DEMAKMU.COM | BLITAR—Nilai-nilai agama harus hadir sebagai kanopi suci dalam melakukan spiritualisasi yang mencerdaskan dan mencerahkan. Sudah sejak lama, dari Samudera Pasai hingga Ternate dan Tidore, bangsa Indonesia telah menjadikan agama sebagai petunjuk, pembimbing, spirit perjuangan melawan penjajah, dan fondasi nilai yang membawa kebahagiaan hidup umat manusia di dunia menuju kehidupan akhirat.
“Kehadiran para tokoh Islam dari Samudera Pasai hingga Ternate dan Tidore bahkan Papua, itu tidak lain karena persebaran dan cara dakwah yang mengikuti jejak Rasulullah, dakwah dengan cara damai,” ucap Ketua Umum PP Muhammadiyah Haedar Nashir dalam acara Milad Muhammadiyah Ke – 113 & Semarak Muktamar Muhammadiyah di Blitar, Jawa Timur, pada Ahad (15/08).
Praktek keberagamaan yang selama ini telah diaktualisasikan merupakan fondasi penting dalam memahami bahwa Indonesia tegak dan merdeka karena perjuangan umat beragama dan mayoritas muslim. Mereka mewariskan keberagamaan yang otentik. Karenanya dalam batang tubuh pembukaan UUD 1945 disebutkan bahwa kemerdekaan Indonesia dipersaksikan sebagai ‘atas rahmat Allah’. Dalam sila pertama Pancasila juga jelas disebutkan Ketuhanan yang Maha Esa. Dengan adanya pengakuan-pengakuan ini, para pendiri bangsa mengakui bahwa Indonesia sebagai negara yang beriman dan bertakwa.
Atas dasar inilah Haedar tidak ingin bila agama dan umat beragama, lebih-lebih Islam dan umat Islam, dituduh sebagai sumber radikalisme, atau bahkan terorisme. Fondasi keberagamaan bangsa Indonesia jauh dari perbuatan yang nir-adab dan senantiasa menebar rahmat. Jika ada pihak-pihak yang beragama melakukan tindakan di luar batas, maka tugas semua pihak untuk meluruskan pemahaman ekstrem tersebut.
“Kalau yang radikal yang teror itu bukan hanya dari kalangan agama, dari ideologi lain juga akan selalu ada, baik di Indonesia maupun di kancah internasional. Maka dengan kearifan kita bahwa agama dan umat beragama menjadi sumber rahmat,” terang Haedar.

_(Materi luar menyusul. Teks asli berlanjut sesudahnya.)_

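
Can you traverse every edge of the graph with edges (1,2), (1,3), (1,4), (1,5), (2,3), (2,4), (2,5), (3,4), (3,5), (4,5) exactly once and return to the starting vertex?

Step 1: Find the degree of each vertex:
  deg(1) = 4
  deg(2) = 4
  deg(3) = 4
  deg(4) = 4
  deg(5) = 4

Step 2: Count vertices with odd degree:
  All vertices have even degree (0 odd-degree vertices)

Step 3: Apply Euler's theorem:
  - Eulerian circuit exists iff graph is connected and all vertices have even degree
  - Eulerian path exists iff graph is connected and has 0 or 2 odd-degree vertices

Graph is connected with 0 odd-degree vertices.
Both Eulerian circuit and Eulerian path exist.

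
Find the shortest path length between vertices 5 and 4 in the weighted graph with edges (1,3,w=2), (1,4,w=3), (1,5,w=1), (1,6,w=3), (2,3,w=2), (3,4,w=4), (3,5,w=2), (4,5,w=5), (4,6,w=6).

Step 1: Build adjacency list with weights:
  1: 3(w=2), 4(w=3), 5(w=1), 6(w=3)
  2: 3(w=2)
  3: 1(w=2), 2(w=2), 4(w=4), 5(w=2)
  4: 1(w=3), 3(w=4), 5(w=5), 6(w=6)
  5: 1(w=1), 3(w=2), 4(w=5)
  6: 1(w=3), 4(w=6)

Step 2: Apply Dijkstra's algorithm from vertex 5:
  Visit vertex 5 (distance=0)
    Update dist[1] = 1
    Update dist[3] = 2
    Update dist[4] = 5
  Visit vertex 1 (distance=1)
    Update dist[4] = 4
    Update dist[6] = 4
  Visit vertex 3 (distance=2)
    Update dist[2] = 4
  Visit vertex 2 (distance=4)
  Visit vertex 4 (distance=4)

Step 3: Shortest path: 5 -> 1 -> 4
Total weight: 1 + 3 = 4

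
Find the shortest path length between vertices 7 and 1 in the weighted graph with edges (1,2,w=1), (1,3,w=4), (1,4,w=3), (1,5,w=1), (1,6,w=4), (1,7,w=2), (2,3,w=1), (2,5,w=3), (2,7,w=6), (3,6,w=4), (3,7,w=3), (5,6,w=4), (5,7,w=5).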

Selain itu, dalam kehidupan berbangsa dan bernegara, peran umat beragama itu begitu kuat. Saat akan menentukan dasar negara pada 18 Agustus 1945, misalnya, beberapa pihak keberatan dengan isi dari Piagam Jakarta, terutama pada sila pertama yang berbunyi ‘Ketuhanan, dengan kewajiban menjalankan syariat Islam bagi pemeluk-pemeluknya.’ Dengan kebesaran hati, umat Islam yang diwakili Ki Bagus Hadikusumo pada saat itu luluh dan menggantinya dengan ‘Ketuhanan yang Maha Esa’. Inilah kado umat Islam untuk bangsa Indonesia.
“Akhirnya umat Islam memberikan kado terbaik dengan mencoret tujuh kata itu, ikhlas. Dari sini bahwa kompromi ini benar tetapi yang tidak kalah pentingnya adalah kita merajut persatuan bangsa yang mungkin saat itu pecah kalau umat Islam mau main menang-menangan,” kata Haedar.
Dalam menguatkan Pancasila, pada Muktamar Muhammadiyah ke-47 di Makassar, Muhammadiyah menegaskan bahwa Pancasila sebagai darul ahdi wa syahadah. Konsepsi ini sesungguhnya menegaskan komitmen keislaman dan keindonesiaan yang dipahami Muhammadiyah. Dengan adanya pemahaman Pancasila sebagai Darul Ahdi Wa Syahadah, Muhammadiyah telah berhasil membangun watak anak bangsa sebagai seorang muslim sekaligus sebagai penduduk tanah air.
“Jangan menjauhkan agama dan segala hal yang bersifat simbol keagamaan dari Merah Putih, dari negara Pancasila. Kalau ada tokoh bangsa atau pejabat negara yang alergi menggunakan kata iman dan takwa, itu pemahaman sejarahnya kurang baik!” tegas Haedar.